IN MY EXPERIENCE as an editor and writing teacher, people often begin writing their memoir in a linear, this-happened-and-then-this-happened way. Or they try to cover too much ground, explaining a lifetime’s worth of events or relationship dynamics all at once.
All of that is okay as a starting point for getting your memories down on paper — that is the first step, after all — but if you want to communicate the deeper, emotional truths of your life, you need to do two things:
- Learn how to write scenes that immerse you and your readers in the events. Scenes contain the physical and sensory information and emotion as you experienced it at the time and are therefore more emotionally powerful than explanatory narrative.
- Include your thoughts and reflections about the events and people in your life as you understand them now.
This second point is the focus of this article.
Just like most of an iceberg is hidden beneath the surface of the water, the important and profound truths in our stories (and in ourselves) are not obvious; we have to dive deep into our memories and emotions and experiences to reveal them.
In order to deepen your reflections and open yourself to inner truths and authenticity, I recommend keeping a journal (or a section of your journal) focused on and related to your memoir. Journaling throughout the memoir-writing process can help you better understand the reasons certain events had a greater impact on your life and the consequences of that impact. Reflective writing with an exploratory attitude can open up understanding to the stories you’ve been telling yourself all your life, allowing you to become more honest about your own responses and actions.
I know this can be difficult to do with topics that are painful to write about, but if you approach it gently and with the intention of learning, journaling with focus can give you clarity and a greater understanding of even the most benign and ordinary kinds of events and topics.
The secret to deepen reflection is to ask and answer questions that require you to get beneath the surface.
How? One way that I’ve found effective is to use the journalistic questions they taught you in elementary school — with a twist.
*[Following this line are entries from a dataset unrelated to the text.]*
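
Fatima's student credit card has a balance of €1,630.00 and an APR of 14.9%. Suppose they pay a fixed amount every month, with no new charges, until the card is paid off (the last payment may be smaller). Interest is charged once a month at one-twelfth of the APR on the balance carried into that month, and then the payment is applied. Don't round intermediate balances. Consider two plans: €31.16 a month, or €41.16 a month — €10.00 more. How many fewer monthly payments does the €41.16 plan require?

Monthly rate r = 14.9%/12 = 1.24167% = 0.0124167.
At €31.16/mo: n = ⌈−ln(1 − rB₀/P)/ln(1+r)⌉ = 85 payments (last €30.02); total interest = total paid − €1,630.00 = €1,017.46.
At €41.16/mo: 55 payments (last €34.56); total interest €627.20.
Payments saved = 85 − 55 = 30.

30 fewer payments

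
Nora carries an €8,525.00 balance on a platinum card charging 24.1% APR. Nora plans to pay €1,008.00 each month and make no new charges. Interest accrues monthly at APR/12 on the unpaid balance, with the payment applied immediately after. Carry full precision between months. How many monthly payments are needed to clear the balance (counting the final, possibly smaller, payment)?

Monthly rate r = 24.1%/12 = 2.00833% = 0.0200833.
Recurrence: B ← B·(1+r) − €1,008.00.
Month 1: interest €171.21; balance after payment €7,688.21.
Month 2: interest €154.40; balance after payment €6,834.62.
Closed form: n = −ln(1 − rB₀/P)/ln(1+r) = −ln(0.83015)/ln(1.02008) ≈ 9.362, so the balance reaches zero during payment 10.

10 months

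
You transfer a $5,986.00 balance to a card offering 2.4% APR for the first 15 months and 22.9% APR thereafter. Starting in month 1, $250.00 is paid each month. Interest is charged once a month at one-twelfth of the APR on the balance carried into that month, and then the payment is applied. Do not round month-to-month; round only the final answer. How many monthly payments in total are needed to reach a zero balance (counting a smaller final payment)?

Promo months 1–15 at r₀ = 2.4%/12 = 0.002; months 16+ at r₁ = 22.9%/12 = 0.0190833.
After month 15: iterate B ← B·(1+r₀) − $250.00 for 15 months → $2,365.16.
Then at r₁ with $250.00/mo: n₂ = −ln(1 − r₁·B/P)/ln(1+r₁) ≈ 10.53 → 11 more payments.

26 payments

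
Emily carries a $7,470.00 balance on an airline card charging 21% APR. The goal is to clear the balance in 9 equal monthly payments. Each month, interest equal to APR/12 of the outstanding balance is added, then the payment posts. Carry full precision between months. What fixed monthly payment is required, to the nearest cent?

Monthly rate r = 21%/12 = 1.75% = 0.0175.
Level-payment amortization: P = B₀·r / (1 − (1+r)^(−n)) = 7470.00·0.0175 / (1 − 1.0175^(−9)).
Denominator 1 − (1+r)^(−9) = 0.144558651.
P = 130.725 / 0.144558651 ≈ 904.30.

$904.30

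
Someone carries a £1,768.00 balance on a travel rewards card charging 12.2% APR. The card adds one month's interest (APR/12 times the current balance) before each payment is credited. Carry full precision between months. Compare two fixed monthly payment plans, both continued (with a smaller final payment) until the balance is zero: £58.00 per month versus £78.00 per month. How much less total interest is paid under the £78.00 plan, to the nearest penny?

Monthly rate r = 12.2%/12 = 1.01667% = 0.0101667.
At £58.00/mo: n = ⌈−ln(1 − rB₀/P)/ln(1+r)⌉ = 37 payments (last £38.93); total interest = total paid − £1,768.00 = £358.93.
At £78.00/mo: 26 payments (last £69.89); total interest £251.89.
Interest saved = £358.93 − £251.89 = £107.04.

£107.04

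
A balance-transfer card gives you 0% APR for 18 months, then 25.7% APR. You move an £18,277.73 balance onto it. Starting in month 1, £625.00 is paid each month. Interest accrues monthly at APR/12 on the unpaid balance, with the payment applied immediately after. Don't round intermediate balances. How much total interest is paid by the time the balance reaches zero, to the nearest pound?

£1,098

Promo months 1–18 at r₀ = 0%/12 = 0; months 19+ at r₁ = 25.7%/12 = 0.0214167.
After month 18 (no interest yet): B = £18,277.73 − 18·£625.00 = £7,027.73.
Then at r₁ with £625.00/mo: n₂ = −ln(1 − r₁·B/P)/ln(1+r₁) ≈ 13.00 → 14 more payments.
Total paid = 31·£625.00 + £1.05 = £19,376.05; interest = £19,376.05 − £18,277.73 = £1,098.32.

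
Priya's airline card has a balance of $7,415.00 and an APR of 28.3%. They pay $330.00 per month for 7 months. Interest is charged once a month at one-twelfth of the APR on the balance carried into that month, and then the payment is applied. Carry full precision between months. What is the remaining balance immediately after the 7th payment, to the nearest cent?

$6,249.17

Monthly rate r = 28.3%/12 = 2.35833% = 0.0235833.
Each month: B ← B·(1+r) − $330.00.
Month 1: interest $174.87; balance after payment $7,259.87.
Month 2: interest $171.21; balance after payment $7,101.08.
Month 3: interest $167.47; balance after payment $6,938.55.
Month 4: interest $163.63; balance after payment $6,772.18.
Month 5: interest $159.71; balance after payment $6,601.89.
Month 6: interest $155.69; balance after payment $6,427.59.
Month 7: interest $151.58; balance after payment $6,249.17.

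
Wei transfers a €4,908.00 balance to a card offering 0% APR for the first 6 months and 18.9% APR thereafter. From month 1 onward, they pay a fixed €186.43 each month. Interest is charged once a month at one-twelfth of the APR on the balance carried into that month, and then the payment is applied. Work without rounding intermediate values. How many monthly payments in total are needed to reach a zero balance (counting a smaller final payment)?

Promo months 1–6 at r₀ = 0%/12 = 0; months 7+ at r₁ = 18.9%/12 = 0.01575.
After month 6 (no interest yet): B = €4,908.00 − 6·€186.43 = €3,789.42.
Then at r₁ with €186.43/mo: n₂ = −ln(1 − r₁·B/P)/ln(1+r₁) ≈ 24.69 → 25 more payments.

31 months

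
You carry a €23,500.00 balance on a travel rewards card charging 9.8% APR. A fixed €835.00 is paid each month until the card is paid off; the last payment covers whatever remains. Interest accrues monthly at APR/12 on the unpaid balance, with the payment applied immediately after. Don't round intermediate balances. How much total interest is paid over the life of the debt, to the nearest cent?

Monthly rate r = 9.8%/12 = 0.816667% = 0.00816667.
Payoff takes n = ⌈−ln(1 − rB₀/P)/ln(1+r)⌉ = ⌈32.109⌉ = 33 payments; the last is €91.23.
Total paid = 32·€835.00 + €91.23 = €26,811.23.
Total interest = total paid − principal = €26,811.23 − €23,500.00 = €3,311.23.

€3,311.23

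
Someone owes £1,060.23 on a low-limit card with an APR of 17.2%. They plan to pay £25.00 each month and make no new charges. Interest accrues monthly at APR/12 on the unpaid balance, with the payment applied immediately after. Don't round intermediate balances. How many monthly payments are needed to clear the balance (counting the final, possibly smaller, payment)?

66 payments

Monthly rate r = 17.2%/12 = 1.43333% = 0.0143333.
Recurrence: B ← B·(1+r) − £25.00.
Month 1: interest £15.20; balance after payment £1,050.43.
Month 2: interest £15.06; balance after payment £1,040.48.
Closed form: n = −ln(1 − rB₀/P)/ln(1+r) = −ln(0.39213)/ln(1.01433) ≈ 65.780, so the balance reaches zero during payment 66.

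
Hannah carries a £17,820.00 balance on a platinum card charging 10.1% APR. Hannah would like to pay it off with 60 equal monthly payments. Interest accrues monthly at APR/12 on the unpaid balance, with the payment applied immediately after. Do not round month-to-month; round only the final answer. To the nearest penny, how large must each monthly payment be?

£379.50

Monthly rate r = 10.1%/12 = 0.841667% = 0.00841667.
Level-payment amortization: P = B₀·r / (1 − (1+r)^(−n)) = 17820.00·0.00841667 / (1 − 1.00842^(−60)).
Denominator 1 − (1+r)^(−60) = 0.395217652.
P = 149.985 / 0.395217652 ≈ 379.50.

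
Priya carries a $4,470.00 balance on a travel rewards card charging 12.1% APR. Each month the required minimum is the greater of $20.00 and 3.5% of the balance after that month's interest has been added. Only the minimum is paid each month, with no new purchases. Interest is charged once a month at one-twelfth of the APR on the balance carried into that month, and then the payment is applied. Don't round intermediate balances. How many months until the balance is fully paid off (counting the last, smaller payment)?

Monthly rate r = 12.1%/12 = 1.00833% = 0.0100833.
While 3.5% of the post-interest balance exceeds $20.00, each month B ← (B·(1+r))·(1 − 0.035), i.e. B shrinks by the factor (1+r)·0.965 = 0.97473.
This holds for months 1–81. Entering month 82 the balance is $562.28; 3.5% of the post-interest balance is now below $20.00, so the flat $20.00 minimum applies from here.
From month 82 a fixed $20.00 at rate r clears $562.28 in 34 more payments. Total: 81 + 34 = 115 months.

115 months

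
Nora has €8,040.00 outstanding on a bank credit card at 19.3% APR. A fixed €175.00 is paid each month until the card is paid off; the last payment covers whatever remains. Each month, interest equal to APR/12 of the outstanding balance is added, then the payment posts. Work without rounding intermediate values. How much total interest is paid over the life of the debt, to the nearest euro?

Monthly rate r = 19.3%/12 = 1.60833% = 0.0160833.
Payoff takes n = ⌈−ln(1 − rB₀/P)/ln(1+r)⌉ = ⌈84.166⌉ = 85 payments; the last is €29.32.
Total paid = 84·€175.00 + €29.32 = €14,729.32.
Total interest = total paid − principal = €14,729.32 − €8,040.00 = €6,689.32.

€6,689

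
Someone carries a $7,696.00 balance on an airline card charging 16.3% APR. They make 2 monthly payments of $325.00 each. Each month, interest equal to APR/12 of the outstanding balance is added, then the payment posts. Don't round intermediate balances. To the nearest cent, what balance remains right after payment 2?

Monthly rate r = 16.3%/12 = 1.35833% = 0.0135833.
Each month: B ← B·(1+r) − $325.00.
Month 1: interest $104.54; balance after payment $7,475.54.
Month 2: interest $101.54; balance after payment $7,252.08.

$7,252.08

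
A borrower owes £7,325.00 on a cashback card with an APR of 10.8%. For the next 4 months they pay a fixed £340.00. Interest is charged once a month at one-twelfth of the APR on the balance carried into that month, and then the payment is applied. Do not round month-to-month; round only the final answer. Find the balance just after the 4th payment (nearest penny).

Monthly rate r = 10.8%/12 = 0.9% = 0.009.
Each month: B ← B·(1+r) − £340.00.
Month 1: interest £65.93; balance after payment £7,050.93.
Month 2: interest £63.46; balance after payment £6,774.38.
Month 3: interest £60.97; balance after payment £6,495.35.
Month 4: interest £58.46; balance after payment £6,213.81.

£6,213.81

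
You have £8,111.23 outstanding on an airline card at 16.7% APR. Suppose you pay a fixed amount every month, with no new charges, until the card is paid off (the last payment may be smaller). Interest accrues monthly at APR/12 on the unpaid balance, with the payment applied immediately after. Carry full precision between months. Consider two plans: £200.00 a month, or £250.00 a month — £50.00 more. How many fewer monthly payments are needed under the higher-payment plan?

Monthly rate r = 16.7%/12 = 1.39167% = 0.0139167.
At £200.00/mo: n = ⌈−ln(1 − rB₀/P)/ln(1+r)⌉ = 61 payments (last £26.24); total interest = total paid − £8,111.23 = £3,915.01.
At £250.00/mo: 44 payments (last £114.80); total interest £2,753.57.
Payments saved = 61 − 44 = 17.

17 fewer payments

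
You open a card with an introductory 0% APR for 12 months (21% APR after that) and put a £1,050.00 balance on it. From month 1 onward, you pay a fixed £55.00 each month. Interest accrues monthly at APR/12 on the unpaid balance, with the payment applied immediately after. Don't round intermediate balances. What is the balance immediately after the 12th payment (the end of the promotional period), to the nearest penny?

£390.00

Promo months 1–12 at r₀ = 0%/12 = 0; months 13+ at r₁ = 21%/12 = 0.0175.
After month 12 (no interest yet): B = £1,050.00 − 12·£55.00 = £390.00.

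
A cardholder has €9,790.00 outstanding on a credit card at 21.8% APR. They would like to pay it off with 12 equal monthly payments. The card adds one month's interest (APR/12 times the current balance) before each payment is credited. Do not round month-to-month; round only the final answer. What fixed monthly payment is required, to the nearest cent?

Monthly rate r = 21.8%/12 = 1.81667% = 0.0181667.
Level-payment amortization: P = B₀·r / (1 − (1+r)^(−n)) = 9790.00·0.0181667 / (1 − 1.01817^(−12)).
Denominator 1 − (1+r)^(−12) = 0.194299741.
P = 177.852 / 0.194299741 ≈ 915.35.

€915.35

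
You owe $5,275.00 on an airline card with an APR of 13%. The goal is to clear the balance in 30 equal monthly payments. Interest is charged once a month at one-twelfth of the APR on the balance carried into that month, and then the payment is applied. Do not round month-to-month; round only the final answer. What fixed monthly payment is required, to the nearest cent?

Monthly rate r = 13%/12 = 1.08333% = 0.0108333.
Level-payment amortization: P = B₀·r / (1 − (1+r)^(−n)) = 5275.00·0.0108333 / (1 − 1.01083^(−30)).
Denominator 1 − (1+r)^(−30) = 0.276208705.
P = 57.1458 / 0.276208705 ≈ 206.89.

$206.89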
Ask questions that begin with:
- What? — What happened? What were the circumstances around the event or situation? What do I remember most? What do I remember least, but would like to find out? What would the other people who were present say about what happened? What do I think is the truth at the core of what happened? What do I know now that I didn’t know then?
- When? — When did it happen (what time of day, in history, in my life)? When did I first remember it? When did I speak about it for the first time? When did my family acknowledge it? When did the subject first occur to me? When did I realize it was important to my growth or sense of who I am?
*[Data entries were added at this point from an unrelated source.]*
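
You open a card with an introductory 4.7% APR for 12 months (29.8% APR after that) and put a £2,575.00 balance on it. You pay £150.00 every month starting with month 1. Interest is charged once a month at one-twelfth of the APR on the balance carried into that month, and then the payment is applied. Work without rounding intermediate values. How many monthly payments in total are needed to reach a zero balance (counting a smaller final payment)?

19 months

Promo months 1–12 at r₀ = 4.7%/12 = 0.00391667; months 13+ at r₁ = 29.8%/12 = 0.0248333.
After month 12: iterate B ← B·(1+r₀) − £150.00 for 12 months → £859.38.
Then at r₁ with £150.00/mo: n₂ = −ln(1 − r₁·B/P)/ln(1+r₁) ≈ 6.26 → 7 more payments.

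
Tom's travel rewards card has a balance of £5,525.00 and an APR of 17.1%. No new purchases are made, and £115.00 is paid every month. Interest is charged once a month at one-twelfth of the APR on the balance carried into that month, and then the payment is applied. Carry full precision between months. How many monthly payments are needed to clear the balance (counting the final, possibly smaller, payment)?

Monthly rate r = 17.1%/12 = 1.425% = 0.01425.
Recurrence: B ← B·(1+r) − £115.00.
Month 1: interest £78.73; balance after payment £5,488.73.
Month 2: interest £78.21; balance after payment £5,451.95.
Closed form: n = −ln(1 − rB₀/P)/ln(1+r) = −ln(0.31538)/ln(1.01425) ≈ 81.556, so the balance reaches zero during payment 82.

82 months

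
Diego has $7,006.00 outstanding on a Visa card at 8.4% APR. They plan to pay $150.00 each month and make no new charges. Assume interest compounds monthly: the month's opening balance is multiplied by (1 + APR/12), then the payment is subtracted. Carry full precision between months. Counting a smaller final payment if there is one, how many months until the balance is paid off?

57 months

Monthly rate r = 8.4%/12 = 0.7% = 0.007.
Recurrence: B ← B·(1+r) − $150.00.
Month 1: interest $49.04; balance after payment $6,905.04.
Month 2: interest $48.34; balance after payment $6,803.38.
Closed form: n = −ln(1 − rB₀/P)/ln(1+r) = −ln(0.67305)/ln(1.007) ≈ 56.759, so the balance reaches zero during payment 57.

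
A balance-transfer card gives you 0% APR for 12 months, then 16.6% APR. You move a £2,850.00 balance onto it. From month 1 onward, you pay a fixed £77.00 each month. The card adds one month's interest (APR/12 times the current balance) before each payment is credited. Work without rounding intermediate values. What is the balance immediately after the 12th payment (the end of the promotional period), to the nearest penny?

Promo months 1–12 at r₀ = 0%/12 = 0; months 13+ at r₁ = 16.6%/12 = 0.0138333.
After month 12 (no interest yet): B = £2,850.00 − 12·£77.00 = £1,926.00.

£1,926.00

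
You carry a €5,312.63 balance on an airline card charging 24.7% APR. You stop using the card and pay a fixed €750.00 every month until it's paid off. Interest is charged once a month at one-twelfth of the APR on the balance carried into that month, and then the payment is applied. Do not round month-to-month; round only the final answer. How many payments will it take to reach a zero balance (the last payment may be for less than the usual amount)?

8 months

Monthly rate r = 24.7%/12 = 2.05833% = 0.0205833.
Recurrence: B ← B·(1+r) − €750.00.
Month 1: interest €109.35; balance after payment €4,671.98.
Month 2: interest €96.16; balance after payment €4,018.15.
Closed form: n = −ln(1 − rB₀/P)/ln(1+r) = −ln(0.8542)/ln(1.02058) ≈ 7.735, so the balance reaches zero during payment 8.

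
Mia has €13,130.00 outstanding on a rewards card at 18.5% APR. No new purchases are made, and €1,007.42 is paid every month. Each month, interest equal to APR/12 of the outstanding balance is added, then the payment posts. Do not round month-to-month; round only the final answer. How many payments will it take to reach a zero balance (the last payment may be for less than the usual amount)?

Monthly rate r = 18.5%/12 = 1.54167% = 0.0154167.
Recurrence: B ← B·(1+r) − €1,007.42.
Month 1: interest €202.42; balance after payment €12,325.00.
Month 2: interest €190.01; balance after payment €11,507.59.
Closed form: n = −ln(1 − rB₀/P)/ln(1+r) = −ln(0.79907)/ln(1.01542) ≈ 14.661, so the balance reaches zero during payment 15.

15 payments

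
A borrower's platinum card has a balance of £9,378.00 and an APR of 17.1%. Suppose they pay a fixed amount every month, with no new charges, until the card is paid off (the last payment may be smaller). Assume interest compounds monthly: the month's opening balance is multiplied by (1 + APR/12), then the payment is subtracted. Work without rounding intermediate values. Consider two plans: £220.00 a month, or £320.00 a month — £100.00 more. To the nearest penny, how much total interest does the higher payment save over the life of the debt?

Monthly rate r = 17.1%/12 = 1.425% = 0.01425.
At £220.00/mo: n = ⌈−ln(1 − rB₀/P)/ln(1+r)⌉ = 67 payments (last £18.79); total interest = total paid − £9,378.00 = £5,160.79.
At £320.00/mo: 39 payments (last £66.95); total interest £2,848.95.
Interest saved = £5,160.79 − £2,848.95 = £2,311.84.

£2,311.84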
- Where? — Where was I living? Where was I in my life or my career? Where do I feel this emotion in my body? Where was my mother/father/brother/sister? Where were the people that most cared for me? Where were my friends? Where were my enemies?
- How? — How did the event happen? How did I respond? How did my father/mother look? How did I feel at the time? How do I feel about it now? How might I think about it differently? How might things have been different and would I want them to be? How did my response serve me at the time? How does my current response serve or not serve me? How did this event change or alter my life and the choices I have made?
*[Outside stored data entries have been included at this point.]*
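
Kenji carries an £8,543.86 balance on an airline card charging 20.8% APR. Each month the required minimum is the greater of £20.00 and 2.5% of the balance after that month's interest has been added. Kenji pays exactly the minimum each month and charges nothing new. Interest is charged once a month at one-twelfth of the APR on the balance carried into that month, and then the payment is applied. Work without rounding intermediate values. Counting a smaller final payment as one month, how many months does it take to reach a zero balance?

360 months

Monthly rate r = 20.8%/12 = 1.73333% = 0.0173333.
While 2.5% of the post-interest balance exceeds £20.00, each month B ← (B·(1+r))·(1 − 0.025), i.e. B shrinks by the factor (1+r)·0.975 = 0.9919.
This holds for months 1–294. Entering month 295 the balance is £782.01; 2.5% of the post-interest balance is now below £20.00, so the flat £20.00 minimum applies from here.
From month 295 a fixed £20.00 at rate r clears £782.01 in 66 more payments. Total: 294 + 66 = 360 months.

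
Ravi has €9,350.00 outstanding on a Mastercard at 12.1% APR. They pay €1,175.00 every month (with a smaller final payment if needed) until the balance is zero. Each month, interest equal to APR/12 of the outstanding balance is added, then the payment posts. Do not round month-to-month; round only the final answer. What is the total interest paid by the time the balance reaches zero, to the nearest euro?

Monthly rate r = 12.1%/12 = 1.00833% = 0.0100833.
Payoff takes n = ⌈−ln(1 − rB₀/P)/ln(1+r)⌉ = ⌈8.337⌉ = 9 payments; the last is €396.84.
Total paid = 8·€1,175.00 + €396.84 = €9,796.84.
Total interest = total paid − principal = €9,796.84 − €9,350.00 = €446.84.

€447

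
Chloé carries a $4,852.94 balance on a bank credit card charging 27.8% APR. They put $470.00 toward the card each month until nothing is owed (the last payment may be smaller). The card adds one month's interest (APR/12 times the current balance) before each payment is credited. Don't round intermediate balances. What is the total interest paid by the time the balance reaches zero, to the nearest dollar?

$758

Monthly rate r = 27.8%/12 = 2.31667% = 0.0231667.
Payoff takes n = ⌈−ln(1 − rB₀/P)/ln(1+r)⌉ = ⌈11.937⌉ = 12 payments; the last is $440.82.
Total paid = 11·$470.00 + $440.82 = $5,610.82.
Total interest = total paid − principal = $5,610.82 − $4,852.94 = $757.88.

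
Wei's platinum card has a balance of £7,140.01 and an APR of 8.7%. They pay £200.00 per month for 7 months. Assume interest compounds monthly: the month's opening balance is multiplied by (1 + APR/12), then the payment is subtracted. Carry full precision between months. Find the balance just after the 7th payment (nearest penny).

£6,079.52

Monthly rate r = 8.7%/12 = 0.725% = 0.00725.
Each month: B ← B·(1+r) − £200.00.
Month 1: interest £51.77; balance after payment £6,991.78.
Month 2: interest £50.69; balance after payment £6,842.47.
Month 3: interest £49.61; balance after payment £6,692.07.
Month 4: interest £48.52; balance after payment £6,540.59.
Month 5: interest £47.42; balance after payment £6,388.01.
Month 6: interest £46.31; balance after payment £6,234.32.
Month 7: interest £45.20; balance after payment £6,079.52.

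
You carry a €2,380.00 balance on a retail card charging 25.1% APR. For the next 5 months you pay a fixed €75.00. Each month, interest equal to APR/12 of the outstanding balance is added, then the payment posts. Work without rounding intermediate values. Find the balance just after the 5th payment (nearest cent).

€2,248.52

Monthly rate r = 25.1%/12 = 2.09167% = 0.0209167.
Each month: B ← B·(1+r) − €75.00.
Month 1: interest €49.78; balance after payment €2,354.78.
Month 2: interest €49.25; balance after payment €2,329.04.
Month 3: interest €48.72; balance after payment €2,302.75.
Month 4: interest €48.17; balance after payment €2,275.92.
Month 5: interest €47.60; balance after payment €2,248.52.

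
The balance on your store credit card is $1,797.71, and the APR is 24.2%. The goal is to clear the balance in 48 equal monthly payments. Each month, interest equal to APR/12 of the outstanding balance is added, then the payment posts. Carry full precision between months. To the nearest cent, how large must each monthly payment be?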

- Who? — Who was involved? Who was nearby? Who noticed? Who didn’t notice? Who did I talk to about it? Who should I have notified? Who cares most about this situation? Who cares least? Who would I have wanted to be there? Who was I then? Who am I now as a result of this event.
- Why? — Why do I remember this? Why is this subject/event/situation important to me? Why do I want to write about it? Why do I think this story is important? Why did I react the way I did? Why did the other people involved do or react the way they did?
- Then, for any question that feels like an opening to new understanding, repeat the question with the word “really” attached, as many times as it takes to get an answer that feels inspired. For example, let’s say that I’ve asked the question, “Why do I think this story is important?” And I’ve answered, “Because I believe that other women could learn from my experience.” I would then ask the questions, “Why do I really think this is important?” and answer with whatever first comes to mind. I would continue digging by asking the “Why do I really . . .” question until I hit gold — or bottom, whichever comes first.
These questions are merely examples of the kinds of questions you can ask using the journalistic method — but focusing on the deeper implications and meanings of an event helps you to uncover previously hidden effects, attitudes, thoughts, and feelings that can not only enhance your personal understanding but add power to your memoir story as well.
Do you keep a writing journal now? If so, how it has benefitted your writing? If you don’t currently use journaling to enhance your memoir-writing practice, start today. You’ll be glad you did.